Suriye savaşı dolayısı ile iki yıl önceki bir röportajda “...Suriye; Yirmi birinci yüzyılın GORDİON düğümü konumundadır. Bu düğümü kim çözerse Kuzey Afrika sahillerinin tamamı ve Maveraünnehir’e kadar akacak bir siyasal akımın öncüsü olacak. Türkiye’nin, Neo-Osmanlı akımı ile İslam‘ın ana akımını temsil eden, direnişin öncü kuvvetleri de bu hatta ısrarla zafer arıyor ve daha ısrarcı davranıyor. Direnişin bu hattaki ısrarcılığı İsrail‘in varlığına büyük bir tehdittir. İsrail‘in varoluşu veya varlığını sürdürmesi, Neo-Osmanlı akımın zaferine bağlıdır. Şayet Neo-Osmanlı akımı zafere ulaşırsa, İsrail; böylece Batı, bu bölgedeki varlığını bir müddet daha devam ettirebilir. Ortadoğu’daki ve Kuzey Afrika’daki siyasal islam fay hatlarının harekete geçmesinde bu etken ciddi bir pay oluşturuyor. Bunun için büyük kahinlerin (ADB-İsrail-İngiltere) isteği ile Neo-Osmanlı projesini üstlenenler, büyük tablonun hatırına bölgede oluşabilecek ikinci özerk bir Kürdistan‘a yeşil ışık da yakabilirler. İktidarın bu tabloyu görmemesi düşünülemez!..” demiştim.

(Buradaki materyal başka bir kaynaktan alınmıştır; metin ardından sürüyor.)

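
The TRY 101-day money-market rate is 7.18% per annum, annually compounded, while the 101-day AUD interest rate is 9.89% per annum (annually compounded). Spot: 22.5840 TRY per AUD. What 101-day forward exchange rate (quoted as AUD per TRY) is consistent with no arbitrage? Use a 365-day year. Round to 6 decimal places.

T = 101/365 years.
TRY accumulates by (1 + 0.0718)^(101/365) = 1.0193723.
AUD growth factor: (1 + 0.0989)^(101/365) = 1.0264402.
So F = 22.584 × 1.0193723 / 1.0264402 = 22.42849 (TRY/AUD).
Invert for AUD per TRY: 1 / 22.42849 = 0.044586.

0.044586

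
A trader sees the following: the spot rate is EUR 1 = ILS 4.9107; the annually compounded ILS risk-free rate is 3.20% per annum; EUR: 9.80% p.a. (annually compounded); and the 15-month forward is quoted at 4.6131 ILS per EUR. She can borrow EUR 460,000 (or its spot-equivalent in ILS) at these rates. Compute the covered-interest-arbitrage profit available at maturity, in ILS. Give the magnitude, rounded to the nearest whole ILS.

T = 15/12 years.
Keep in EUR, deliver into the forward: 460,000·1.123965356·4.6131 = ILS 2,385,083.71.
Swap to ILS now, deposit: 460,000·4.9107·1.040158738 = ILS 2,349,637.46.
The quoted forward overvalues EUR, so borrow ILS, buy EUR at spot, deposit the EUR at 9.80%, and sell the proceeds forward at 4.6131.
The gap between the two covered legs is ILS 35,446.

ILS 35,446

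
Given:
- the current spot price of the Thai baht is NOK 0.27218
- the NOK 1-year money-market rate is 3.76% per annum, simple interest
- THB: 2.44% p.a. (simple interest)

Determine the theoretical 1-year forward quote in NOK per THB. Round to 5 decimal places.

T = 1 year.
Growth of 1 NOK over T: 1 + 0.0376×1 = 1.037600.
THB accumulates by 1 + 0.0244×1 = 1.024400.
So F = 0.27218 × 1.037600 / 1.024400 = 0.2756872 (NOK/THB).

0.27569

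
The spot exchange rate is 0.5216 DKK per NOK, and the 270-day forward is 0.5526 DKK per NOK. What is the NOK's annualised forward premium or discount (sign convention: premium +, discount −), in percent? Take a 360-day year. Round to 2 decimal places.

T = 270/360 years.
(F − S)/S = (0.5526 − 0.5216)/0.5216 = 0.0594325.
Per annum: 0.0594325 / (270/360) = 0.079243 = 7.92%.

+7.92%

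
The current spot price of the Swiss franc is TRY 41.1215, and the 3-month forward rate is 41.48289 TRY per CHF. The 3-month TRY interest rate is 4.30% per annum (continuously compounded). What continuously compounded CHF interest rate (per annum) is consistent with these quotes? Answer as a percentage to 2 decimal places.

0.80%

T = 3/12 years.
CIP gives F = S · g_TRY/g_CHF, so g_TRY/g_CHF = 41.48289/41.1215 = 1.0087883.
The TRY side grows by e^(0.0430×3/12) = 1.010808.
So the CHF growth factor = 1.0020021.
r = ln(1.0020021)/(3/12) = 0.008000 → 0.80%.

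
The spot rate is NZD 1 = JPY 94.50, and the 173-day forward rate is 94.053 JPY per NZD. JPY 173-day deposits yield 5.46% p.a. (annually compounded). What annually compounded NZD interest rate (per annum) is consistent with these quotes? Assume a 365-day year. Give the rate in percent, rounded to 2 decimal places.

T = 173/365 years.
F/S = 94.053/94.5 = 0.9952698 = (growth of JPY) / (growth of NZD).
The JPY side grows by (1 + 0.0546)^(173/365) = 1.0255172.
So the NZD growth factor = 1.0303912.
Annualise: 1.0303912^(365/173) − 1 = 0.065203 = 6.52%.

6.52%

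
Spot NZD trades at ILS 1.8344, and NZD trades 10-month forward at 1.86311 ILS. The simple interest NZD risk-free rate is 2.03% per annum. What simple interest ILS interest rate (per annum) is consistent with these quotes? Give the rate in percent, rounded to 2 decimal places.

3.94%

T = 10/12 years.
By CIP, F/S equals the ILS-to-NZD growth ratio: 1.86311/1.8344 = 1.0156509.
The NZD side grows by 1 + 0.0203×10/12 = 1.0169167.
Hence g_ILS = 1.0328324.
(1.0328324 − 1)/T = 0.039399, i.e. 3.94%.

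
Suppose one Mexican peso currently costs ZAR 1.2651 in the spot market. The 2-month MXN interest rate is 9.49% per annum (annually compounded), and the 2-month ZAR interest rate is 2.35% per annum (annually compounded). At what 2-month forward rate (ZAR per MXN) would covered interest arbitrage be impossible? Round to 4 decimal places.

T = 2/12 years.
ZAR accumulates by (1 + 0.0235)^(2/12) = 1.0038789.
Growth of 1 MXN over T: (1 + 0.0949)^(2/12) = 1.0152252.
So F = 1.2651 × 1.0038789 / 1.0152252 = 1.250961 (ZAR/MXN).

1.2510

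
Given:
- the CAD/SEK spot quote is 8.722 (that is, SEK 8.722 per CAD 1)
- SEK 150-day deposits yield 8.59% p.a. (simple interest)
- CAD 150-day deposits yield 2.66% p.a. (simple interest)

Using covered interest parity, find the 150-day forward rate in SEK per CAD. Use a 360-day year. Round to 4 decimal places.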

Tam da Suriye’nin zaferinin belirginleştiği ve bundan dolayı uzunca bir süreden beri ertelenen Demokratik İslam Kongresi’nde röportajda söylediğim cümlenin son satırlarını yeniden hatırladım. Suriye’de direnişin akıbetinin kesin yenilgiye uğrayacağını ilan eden Türk politikacılarının, ''Şam’da Emevi camii'nde namaz kılmak'' arzuları veya ''üç saatte Şam'a varıp Suriye hükümetini yıkmak'' istekleri kıyamete kadar ertelense de...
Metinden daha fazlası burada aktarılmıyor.